Climate summit ends with calls for more action

March 13th, 2009 - 6:07 am ICT by IANS  

Copenhagen, March 13 (DPA) Researchers from over 70 countries ended a three-day meeting Thursday on future threats of global warming including rising sea levels.
Potential threats discussed included acidification of oceans and reductions of glaciers and ice sheets causing sea levels to rise.

The effects of higher temperatures could also change weather systems and precipitation causing climate refugees.

A group of researchers from the University of Cambridge in England said there was a case for more joint international efforts.

“The current global financial crisis must be seen as a timely stimulus to tackling climate change, not a hindrance,” said Terry Barker, director of Cambridge Centre for Climate Change Mitigation Research (4CMR).

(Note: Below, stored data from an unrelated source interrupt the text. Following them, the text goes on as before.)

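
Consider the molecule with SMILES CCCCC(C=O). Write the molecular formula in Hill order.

Atom tally by fragment:
  CH3 → C:1 H:3
  CH2 → C:1 H:2
  CH2 → C:1 H:2
  CH2 → C:1 H:2
  CH2CHO → C:2 H:3 O:1
Element totals:
  C: 6
  H: 12
  O: 1

C6H12O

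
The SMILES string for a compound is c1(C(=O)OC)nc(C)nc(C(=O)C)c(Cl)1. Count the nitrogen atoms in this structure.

2

Atom tally by fragment:
  pyrimidine ring core → C:4 H:4 N:2
  (− 4 ring H displaced by substituents)
  + COOCH3 → C:2 H:3 O:2
  + CH3 → C:1 H:3
  + COCH3 → C:2 H:3 O:1
  + Cl → Cl:1
Element totals:
  C: 9
  H: 9
  Cl: 1
  N: 2
  O: 3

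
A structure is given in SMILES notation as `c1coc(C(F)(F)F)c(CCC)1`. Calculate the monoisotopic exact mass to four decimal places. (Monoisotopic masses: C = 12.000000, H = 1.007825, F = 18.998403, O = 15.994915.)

178.0605

Atom tally by fragment:
  furan ring core → C:4 H:4 O:1
  (− 2 ring H displaced by substituents)
  + CF3 → C:1 F:3
  + CH2CH2CH3 → C:3 H:7
Element totals:
  C: 8
  H: 9
  F: 3
  O: 1
Molecular formula: C8H9F3O.
  M = 8(12.0) + 9(1.007825) + 3(18.998403) + 15.994915
    = 96.000000 + 9.070425 + 56.995209 + 15.994915 = 178.060549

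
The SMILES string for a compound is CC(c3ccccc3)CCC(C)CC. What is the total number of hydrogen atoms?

Atom tally by fragment:
  CH3 → C:1 H:3
  CH(C6H5) → C:7 H:6
  CH2 → C:1 H:2
  CH2 → C:1 H:2
  CH(CH3) → C:2 H:4
  CH2 → C:1 H:2
  CH3 → C:1 H:3
Element totals:
  C: 14
  H: 22

22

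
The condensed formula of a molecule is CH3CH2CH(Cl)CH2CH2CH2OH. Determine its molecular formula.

C6H13ClO

Atom tally by fragment:
  CH3 → C:1 H:3
  CH2 → C:1 H:2
  CH(Cl) → C:1 H:1 Cl:1
  CH2 → C:1 H:2
  CH2 → C:1 H:2
  CH2OH → C:1 H:3 O:1
Element totals:
  C: 6
  H: 13
  Cl: 1
  O: 1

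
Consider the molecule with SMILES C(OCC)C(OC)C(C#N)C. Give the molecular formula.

Atom tally by fragment:
  C2H5OCH2 → C:3 H:7 O:1
  CH(OCH3) → C:2 H:4 O:1
  CH(CN) → C:2 H:1 N:1
  CH3 → C:1 H:3
Element totals:
  C: 8
  H: 15
  N: 1
  O: 2

C8H15NO2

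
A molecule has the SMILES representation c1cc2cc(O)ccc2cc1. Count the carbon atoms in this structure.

10

Atom tally by fragment:
  naphthalene ring system core → C:10 H:8
  (− 1 ring H displaced by substituents)
  + OH → O:1 H:1
Element totals:
  C: 10
  H: 8
  O: 1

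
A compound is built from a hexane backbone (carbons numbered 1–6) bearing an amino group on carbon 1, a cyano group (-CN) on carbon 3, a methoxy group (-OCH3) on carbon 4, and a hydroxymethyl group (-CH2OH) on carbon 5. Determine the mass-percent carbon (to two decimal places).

Atom tally by fragment:
  H2NCH2 → C:1 H:4 N:1
  CH2 → C:1 H:2
  CH(CN) → C:2 H:1 N:1
  CH(OCH3) → C:2 H:4 O:1
  CH(CH2OH) → C:2 H:4 O:1
  CH3 → C:1 H:3
Element totals:
  C: 9
  H: 18
  N: 2
  O: 2
Molecular formula: C9H18N2O2.
Molar mass = 186.255 g/mol.
Mass from C: 9 × 12.011 = 108.099 g/mol.
%C = 108.099 / 186.255 × 100 = 58.04%.

58.04%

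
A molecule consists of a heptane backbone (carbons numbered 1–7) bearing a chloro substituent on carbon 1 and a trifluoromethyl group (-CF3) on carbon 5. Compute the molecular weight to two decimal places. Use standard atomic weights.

Atom tally by fragment:
  ClCH2 → C:1 H:2 Cl:1
  CH2 → C:1 H:2
  CH2 → C:1 H:2
  CH2 → C:1 H:2
  CH(CF3) → C:2 H:1 F:3
  CH2 → C:1 H:2
  CH3 → C:1 H:3
Element totals:
  C: 8
  H: 14
  Cl: 1
  F: 3
Molecular formula: C8H14ClF3.
  M = 8(12.011) + 14(1.008) + 35.45 + 3(18.998)
    = 96.088 + 14.112 + 35.450 + 56.994 = 202.644

202.64 g/mol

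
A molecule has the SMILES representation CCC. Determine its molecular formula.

Atom tally by fragment:
  CH3 → C:1 H:3
  CH2 → C:1 H:2
  CH3 → C:1 H:3
Element totals:
  C: 3
  H: 8

C3H8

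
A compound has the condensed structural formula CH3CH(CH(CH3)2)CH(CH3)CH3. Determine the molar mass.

Atom tally by fragment:
  CH3 → C:1 H:3
  CH(CH(CH3)2) → C:4 H:8
  CH(CH3) → C:2 H:4
  CH3 → C:1 H:3
Element totals:
  C: 8
  H: 18
Molecular formula: C8H18.
  M = 8(12.011) + 18(1.008)
    = 96.088 + 18.144 = 114.232

114.23 g/mol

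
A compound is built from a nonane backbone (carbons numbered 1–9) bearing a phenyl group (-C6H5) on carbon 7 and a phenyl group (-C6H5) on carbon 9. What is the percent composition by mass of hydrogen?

10.06%

Atom tally by fragment:
  CH3 → C:1 H:3
  CH2 → C:1 H:2
  CH2 → C:1 H:2
  CH2 → C:1 H:2
  CH2 → C:1 H:2
  CH2 → C:1 H:2
  CH(C6H5) → C:7 H:6
  CH2 → C:1 H:2
  CH2C6H5 → C:7 H:7
Element totals:
  C: 21
  H: 28
Molecular formula: C21H28.
Molar mass = 280.455 g/mol.
Mass from H: 28 × 1.008 = 28.224 g/mol.
%H = 28.224 / 280.455 × 100 = 10.06%.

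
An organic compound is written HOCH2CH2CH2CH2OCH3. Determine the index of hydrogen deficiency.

0

Element totals:
  C: 5
  H: 12
  O: 2
Molecular formula: C5H12O2.
DoU = (2C + 2 + N − H − X) / 2 = (2·5 + 2 + 0 − 12 − 0) / 2 = 0.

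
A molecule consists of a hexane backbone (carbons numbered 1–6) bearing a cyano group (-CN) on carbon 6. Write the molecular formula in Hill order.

Atom tally by fragment:
  CH3 → C:1 H:3
  CH2 → C:1 H:2
  CH2 → C:1 H:2
  CH2 → C:1 H:2
  CH2 → C:1 H:2
  CH2CN → C:2 H:2 N:1
Element totals:
  C: 7
  H: 13
  N: 1

C7H13N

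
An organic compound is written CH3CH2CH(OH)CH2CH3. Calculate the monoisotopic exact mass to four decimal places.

Atom tally by fragment:
  CH3 → C:1 H:3
  CH2 → C:1 H:2
  CH(OH) → C:1 H:2 O:1
  CH2 → C:1 H:2
  CH3 → C:1 H:3
Element totals:
  C: 5
  H: 12
  O: 1
Molecular formula: C5H12O.
  M = 5(12.0) + 12(1.007825) + 15.994915
    = 60.000000 + 12.093900 + 15.994915 = 88.088815

88.0888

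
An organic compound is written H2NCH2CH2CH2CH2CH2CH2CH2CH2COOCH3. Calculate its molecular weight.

187.28 g/mol

Element totals:
  C: 10
  H: 21
  N: 1
  O: 2
Molecular formula: C10H21NO2.
  M = 10(12.011) + 21(1.008) + 14.007 + 2(15.999)
    = 120.110 + 21.168 + 14.007 + 31.998 = 187.283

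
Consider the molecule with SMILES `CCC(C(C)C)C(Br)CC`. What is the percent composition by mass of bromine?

38.57%

Atom tally by fragment:
  CH3 → C:1 H:3
  CH2 → C:1 H:2
  CH(CH(CH3)2) → C:4 H:8
  CH(Br) → C:1 H:1 Br:1
  CH2 → C:1 H:2
  CH3 → C:1 H:3
Element totals:
  C: 9
  H: 19
  Br: 1
Molecular formula: C9H19Br.
Molar mass = 207.155 g/mol.
Mass from Br: 1 × 79.904 = 79.904 g/mol.
%Br = 79.904 / 207.155 × 100 = 38.57%.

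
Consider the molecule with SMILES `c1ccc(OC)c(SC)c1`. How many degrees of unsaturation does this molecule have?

4

Atom tally by fragment:
  benzene ring core → C:6 H:6
  (− 2 ring H displaced by substituents)
  + OCH3 → C:1 H:3 O:1
  + SCH3 → C:1 H:3 S:1
Element totals:
  C: 8
  H: 10
  O: 1
  S: 1
Molecular formula: C8H10OS.
DoU = (2C + 2 + N − H − X) / 2 = (2·8 + 2 + 0 − 10 − 0) / 2 = 4.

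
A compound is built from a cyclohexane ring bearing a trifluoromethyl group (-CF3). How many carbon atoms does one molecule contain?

7

Atom tally by fragment:
  cyclohexane ring core → C:6 H:12
  (− 1 ring H displaced by substituents)
  + CF3 → C:1 F:3
Element totals:
  C: 7
  H: 11
  F: 3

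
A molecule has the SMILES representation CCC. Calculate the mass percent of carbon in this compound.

Atom tally by fragment:
  CH3 → C:1 H:3
  CH2 → C:1 H:2
  CH3 → C:1 H:3
Element totals:
  C: 3
  H: 8
Molecular formula: C3H8.
Molar mass = 44.097 g/mol.
Mass from C: 3 × 12.011 = 36.033 g/mol.
%C = 36.033 / 44.097 × 100 = 81.71%.

81.71%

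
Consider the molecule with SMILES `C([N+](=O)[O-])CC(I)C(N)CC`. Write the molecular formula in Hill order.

C6H13IN2O2

Atom tally by fragment:
  O2NCH2 → C:1 H:2 N:1 O:2
  CH2 → C:1 H:2
  CH(I) → C:1 H:1 I:1
  CH(NH2) → C:1 H:3 N:1
  CH2 → C:1 H:2
  CH3 → C:1 H:3
Element totals:
  C: 6
  H: 13
  I: 1
  N: 2
  O: 2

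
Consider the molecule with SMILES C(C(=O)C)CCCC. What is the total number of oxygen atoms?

Atom tally by fragment:
  CH3COCH2 → C:3 H:5 O:1
  CH2 → C:1 H:2
  CH2 → C:1 H:2
  CH2 → C:1 H:2
  CH3 → C:1 H:3
Element totals:
  C: 7
  H: 14
  O: 1

1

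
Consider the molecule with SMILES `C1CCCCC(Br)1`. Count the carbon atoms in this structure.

Atom tally by fragment:
  cyclohexane ring core → C:6 H:12
  (− 1 ring H displaced by substituents)
  + Br → Br:1
Element totals:
  C: 6
  H: 11
  Br: 1

6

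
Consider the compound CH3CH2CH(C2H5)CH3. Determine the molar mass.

86.18 g/mol

Element totals:
  C: 6
  H: 14
Molecular formula: C6H14.
  M = 6(12.011) + 14(1.008)
    = 72.066 + 14.112 = 86.178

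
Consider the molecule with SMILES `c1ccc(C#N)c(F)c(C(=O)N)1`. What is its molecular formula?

Atom tally by fragment:
  benzene ring core → C:6 H:6
  (− 3 ring H displaced by substituents)
  + CN → C:1 N:1
  + F → F:1
  + CONH2 → C:1 H:2 O:1 N:1
Element totals:
  C: 8
  H: 5
  F: 1
  N: 2
  O: 1

C8H5FN2O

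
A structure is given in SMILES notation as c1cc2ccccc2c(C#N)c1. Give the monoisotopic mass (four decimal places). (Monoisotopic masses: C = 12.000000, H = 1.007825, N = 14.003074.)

153.0578

Atom tally by fragment:
  naphthalene ring system core → C:10 H:8
  (− 1 ring H displaced by substituents)
  + CN → C:1 N:1
Element totals:
  C: 11
  H: 7
  N: 1
Molecular formula: C11H7N.
  M = 11(12.0) + 7(1.007825) + 14.003074
    = 132.000000 + 7.054775 + 14.003074 = 153.057849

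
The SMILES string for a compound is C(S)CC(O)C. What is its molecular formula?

Atom tally by fragment:
  HSCH2 → C:1 H:3 S:1
  CH2 → C:1 H:2
  CH(OH) → C:1 H:2 O:1
  CH3 → C:1 H:3
Element totals:
  C: 4
  H: 10
  O: 1
  S: 1

C4H10OS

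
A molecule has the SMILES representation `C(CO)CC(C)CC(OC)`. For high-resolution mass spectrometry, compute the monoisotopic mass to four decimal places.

146.1307

Atom tally by fragment:
  HOCH2CH2 → C:2 H:5 O:1
  CH2 → C:1 H:2
  CH(CH3) → C:2 H:4
  CH2 → C:1 H:2
  CH2OCH3 → C:2 H:5 O:1
Element totals:
  C: 8
  H: 18
  O: 2
Molecular formula: C8H18O2.
  M = 8(12.0) + 18(1.007825) + 2(15.994915)
    = 96.000000 + 18.140850 + 31.989830 = 146.130680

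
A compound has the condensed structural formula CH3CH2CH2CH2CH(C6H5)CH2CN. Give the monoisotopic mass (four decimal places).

187.1361

Atom tally by fragment:
  CH3 → C:1 H:3
  CH2 → C:1 H:2
  CH2 → C:1 H:2
  CH2 → C:1 H:2
  CH(C6H5) → C:7 H:6
  CH2CN → C:2 H:2 N:1
Element totals:
  C: 13
  H: 17
  N: 1
Molecular formula: C13H17N.
  M = 13(12.0) + 17(1.007825) + 14.003074
    = 156.000000 + 17.133025 + 14.003074 = 187.136099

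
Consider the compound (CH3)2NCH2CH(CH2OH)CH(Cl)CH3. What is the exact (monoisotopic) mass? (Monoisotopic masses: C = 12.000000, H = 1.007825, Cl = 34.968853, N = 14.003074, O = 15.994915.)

165.0920

Element totals:
  C: 7
  H: 16
  Cl: 1
  N: 1
  O: 1
Molecular formula: C7H16ClNO.
  M = 7(12.0) + 16(1.007825) + 34.968853 + 14.003074 + 15.994915
    = 84.000000 + 16.125200 + 34.968853 + 14.003074 + 15.994915 = 165.092042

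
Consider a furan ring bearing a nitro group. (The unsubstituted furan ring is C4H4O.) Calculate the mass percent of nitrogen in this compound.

12.39%

Atom tally by fragment:
  furan ring core → C:4 H:4 O:1
  (− 1 ring H displaced by substituents)
  + NO2 → N:1 O:2
Element totals:
  C: 4
  H: 3
  N: 1
  O: 3
Molecular formula: C4H3NO3.
Molar mass = 113.072 g/mol.
Mass from N: 1 × 14.007 = 14.007 g/mol.
%N = 14.007 / 113.072 × 100 = 12.39%.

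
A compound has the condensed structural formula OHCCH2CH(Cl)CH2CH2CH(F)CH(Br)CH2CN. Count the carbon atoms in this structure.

9

Atom tally by fragment:
  OHCCH2 → C:2 H:3 O:1
  CH(Cl) → C:1 H:1 Cl:1
  CH2 → C:1 H:2
  CH2 → C:1 H:2
  CH(F) → C:1 H:1 F:1
  CH(Br) → C:1 H:1 Br:1
  CH2CN → C:2 H:2 N:1
Element totals:
  C: 9
  H: 12
  Br: 1
  Cl: 1
  F: 1
  N: 1
  O: 1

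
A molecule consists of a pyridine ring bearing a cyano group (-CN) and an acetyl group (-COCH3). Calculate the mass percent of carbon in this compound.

Atom tally by fragment:
  pyridine ring core → C:5 H:5 N:1
  (− 2 ring H displaced by substituents)
  + CN → C:1 N:1
  + COCH3 → C:2 H:3 O:1
Element totals:
  C: 8
  H: 6
  N: 2
  O: 1
Molecular formula: C8H6N2O.
Molar mass = 146.149 g/mol.
Mass from C: 8 × 12.011 = 96.088 g/mol.
%C = 96.088 / 146.149 × 100 = 65.75%.

65.75%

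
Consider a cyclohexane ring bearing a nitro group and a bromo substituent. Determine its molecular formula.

Atom tally by fragment:
  cyclohexane ring core → C:6 H:12
  (− 2 ring H displaced by substituents)
  + NO2 → N:1 O:2
  + Br → Br:1
Element totals:
  C: 6
  H: 10
  Br: 1
  N: 1
  O: 2

C6H10BrNO2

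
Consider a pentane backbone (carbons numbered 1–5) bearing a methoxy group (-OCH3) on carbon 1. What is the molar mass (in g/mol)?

Atom tally by fragment:
  CH3OCH2 → C:2 H:5 O:1
  CH2 → C:1 H:2
  CH2 → C:1 H:2
  CH2 → C:1 H:2
  CH3 → C:1 H:3
Element totals:
  C: 6
  H: 14
  O: 1
Molecular formula: C6H14O.
  M = 6(12.011) + 14(1.008) + 15.999
    = 72.066 + 14.112 + 15.999 = 102.177

102.18 g/mol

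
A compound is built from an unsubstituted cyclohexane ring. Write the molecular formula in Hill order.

C6H12

Atom tally by fragment:
  cyclohexane ring core → C:6 H:12
Element totals:
  C: 6
  H: 12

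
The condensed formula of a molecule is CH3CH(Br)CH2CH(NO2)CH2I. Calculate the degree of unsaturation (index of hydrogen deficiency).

1

Atom tally by fragment:
  CH3 → C:1 H:3
  CH(Br) → C:1 H:1 Br:1
  CH2 → C:1 H:2
  CH(NO2) → C:1 H:1 N:1 O:2
  CH2I → C:1 H:2 I:1
Element totals:
  C: 5
  H: 9
  Br: 1
  I: 1
  N: 1
  O: 2
Molecular formula: C5H9BrINO2.
DoU = (2C + 2 + N − H − X) / 2 = (2·5 + 2 + 1 − 9 − 2) / 2 = 1.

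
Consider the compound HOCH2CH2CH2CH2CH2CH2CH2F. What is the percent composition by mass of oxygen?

11.92%

Element totals:
  C: 7
  H: 15
  F: 1
  O: 1
Molecular formula: C7H15FO.
Molar mass = 134.194 g/mol.
Mass from O: 1 × 15.999 = 15.999 g/mol.
%O = 15.999 / 134.194 × 100 = 11.92%.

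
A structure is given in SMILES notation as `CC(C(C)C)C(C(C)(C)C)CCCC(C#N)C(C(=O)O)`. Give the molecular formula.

C17H31NO2

Atom tally by fragment:
  CH3 → C:1 H:3
  CH(CH(CH3)2) → C:4 H:8
  CH(C(CH3)3) → C:5 H:10
  CH2 → C:1 H:2
  CH2 → C:1 H:2
  CH2 → C:1 H:2
  CH(CN) → C:2 H:1 N:1
  CH2COOH → C:2 H:3 O:2
Element totals:
  C: 17
  H: 31
  N: 1
  O: 2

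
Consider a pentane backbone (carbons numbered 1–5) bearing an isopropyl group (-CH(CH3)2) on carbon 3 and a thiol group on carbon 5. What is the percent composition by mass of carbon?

Atom tally by fragment:
  CH3 → C:1 H:3
  CH2 → C:1 H:2
  CH(CH(CH3)2) → C:4 H:8
  CH2 → C:1 H:2
  CH2SH → C:1 H:3 S:1
Element totals:
  C: 8
  H: 18
  S: 1
Molecular formula: C8H18S.
Molar mass = 146.292 g/mol.
Mass from C: 8 × 12.011 = 96.088 g/mol.
%C = 96.088 / 146.292 × 100 = 65.68%.

65.68%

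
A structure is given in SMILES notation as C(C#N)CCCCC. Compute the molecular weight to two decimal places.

Atom tally by fragment:
  NCCH2 → C:2 H:2 N:1
  CH2 → C:1 H:2
  CH2 → C:1 H:2
  CH2 → C:1 H:2
  CH2 → C:1 H:2
  CH3 → C:1 H:3
Element totals:
  C: 7
  H: 13
  N: 1
Molecular formula: C7H13N.
  M = 7(12.011) + 13(1.008) + 14.007
    = 84.077 + 13.104 + 14.007 = 111.188

111.19 g/mol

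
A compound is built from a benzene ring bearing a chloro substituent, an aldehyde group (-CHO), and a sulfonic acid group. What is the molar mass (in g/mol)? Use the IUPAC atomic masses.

Atom tally by fragment:
  benzene ring core → C:6 H:6
  (− 3 ring H displaced by substituents)
  + Cl → Cl:1
  + CHO → C:1 H:1 O:1
  + SO3H → S:1 O:3 H:1
Element totals:
  C: 7
  H: 5
  Cl: 1
  O: 4
  S: 1
Molecular formula: C7H5ClO4S.
  M = 7(12.011) + 5(1.008) + 35.45 + 4(15.999) + 32.06
    = 84.077 + 5.040 + 35.450 + 63.996 + 32.060 = 220.623

220.62 g/mol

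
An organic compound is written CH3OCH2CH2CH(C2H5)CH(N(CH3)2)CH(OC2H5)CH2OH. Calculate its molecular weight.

Element totals:
  C: 13
  H: 29
  N: 1
  O: 3
Molecular formula: C13H29NO3.
  M = 13(12.011) + 29(1.008) + 14.007 + 3(15.999)
    = 156.143 + 29.232 + 14.007 + 47.997 = 247.379

247.38 g/mol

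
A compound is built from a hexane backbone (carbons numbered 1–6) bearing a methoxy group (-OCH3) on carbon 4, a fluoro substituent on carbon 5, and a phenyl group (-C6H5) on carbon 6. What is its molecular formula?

C13H19FO

Atom tally by fragment:
  CH3 → C:1 H:3
  CH2 → C:1 H:2
  CH2 → C:1 H:2
  CH(OCH3) → C:2 H:4 O:1
  CH(F) → C:1 H:1 F:1
  CH2C6H5 → C:7 H:7
Element totals:
  C: 13
  H: 19
  F: 1
  O: 1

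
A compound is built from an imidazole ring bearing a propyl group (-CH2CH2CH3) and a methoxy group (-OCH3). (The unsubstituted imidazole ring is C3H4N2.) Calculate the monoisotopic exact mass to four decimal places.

140.0950

Atom tally by fragment:
  imidazole ring core → C:3 H:4 N:2
  (− 2 ring H displaced by substituents)
  + CH2CH2CH3 → C:3 H:7
  + OCH3 → C:1 H:3 O:1
Element totals:
  C: 7
  H: 12
  N: 2
  O: 1
Molecular formula: C7H12N2O.
  M = 7(12.0) + 12(1.007825) + 2(14.003074) + 15.994915
    = 84.000000 + 12.093900 + 28.006148 + 15.994915 = 140.094963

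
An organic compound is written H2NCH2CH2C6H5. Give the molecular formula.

Atom tally by fragment:
  H2NCH2 → C:1 H:4 N:1
  CH2C6H5 → C:7 H:7
Element totals:
  C: 8
  H: 11
  N: 1

C8H11N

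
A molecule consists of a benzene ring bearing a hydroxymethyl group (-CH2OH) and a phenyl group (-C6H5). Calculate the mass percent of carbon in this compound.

Atom tally by fragment:
  benzene ring core → C:6 H:6
  (− 2 ring H displaced by substituents)
  + CH2OH → C:1 H:3 O:1
  + C6H5 → C:6 H:5
Element totals:
  C: 13
  H: 12
  O: 1
Molecular formula: C13H12O.
Molar mass = 184.238 g/mol.
Mass from C: 13 × 12.011 = 156.143 g/mol.
%C = 156.143 / 184.238 × 100 = 84.75%.

84.75%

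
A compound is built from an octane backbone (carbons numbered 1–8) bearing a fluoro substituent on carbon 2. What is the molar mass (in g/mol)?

132.22 g/mol

Atom tally by fragment:
  CH3 → C:1 H:3
  CH(F) → C:1 H:1 F:1
  CH2 → C:1 H:2
  CH2 → C:1 H:2
  CH2 → C:1 H:2
  CH2 → C:1 H:2
  CH2 → C:1 H:2
  CH3 → C:1 H:3
Element totals:
  C: 8
  H: 17
  F: 1
Molecular formula: C8H17F.
  M = 8(12.011) + 17(1.008) + 18.998
    = 96.088 + 17.136 + 18.998 = 132.222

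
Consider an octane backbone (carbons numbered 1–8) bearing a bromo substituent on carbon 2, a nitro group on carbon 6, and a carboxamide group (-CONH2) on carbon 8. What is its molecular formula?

C9H17BrN2O3

Atom tally by fragment:
  CH3 → C:1 H:3
  CH(Br) → C:1 H:1 Br:1
  CH2 → C:1 H:2
  CH2 → C:1 H:2
  CH2 → C:1 H:2
  CH(NO2) → C:1 H:1 N:1 O:2
  CH2 → C:1 H:2
  CH2CONH2 → C:2 H:4 O:1 N:1
Element totals:
  C: 9
  H: 17
  Br: 1
  N: 2
  O: 3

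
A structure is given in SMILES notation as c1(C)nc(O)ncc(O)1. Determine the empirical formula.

C5H6N2O2

Atom tally by fragment:
  pyrimidine ring core → C:4 H:4 N:2
  (− 3 ring H displaced by substituents)
  + CH3 → C:1 H:3
  + OH → O:1 H:1
  + OH → O:1 H:1
Element totals:
  C: 5
  H: 6
  N: 2
  O: 2
Molecular formula: C5H6N2O2.
gcd of subscripts (5, 6, 2, 2) = 1, so the empirical formula equals the molecular formula.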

“There is some evidence that harder greenhouse gas targets and regulation may actually increase benefits through improved innovation and distribution of low carbon technologies, and increased revenues from taxes or permits,” he said in remarks to the conference.

The meeting was part of the run-up to the UN Climate Change Conference that Denmark is to host in December. The conference aims to seek an agreement on a new international treaty to succeed the Kyoto Protocol on curbing greenhouse gas emissions.

The meeting was attended by among others Rajendra K. Pachauri, chairman of the UN climate body the Intergovernmental Panel on Climate Change (IPCC), that shared the 2007 Nobel Peace Prize for work on climate change.

Some 600 million people are estimated to live in low-lying regions at risk during flooding.

A country like Japan could be impacted by stronger winds and storms, which could potentially force ports to close more often.

The effect would result in a drop in the country’s GDP, according to Miguel Esteban, Postdoctoral Fellow at the UN University Institute of Advanced Studies.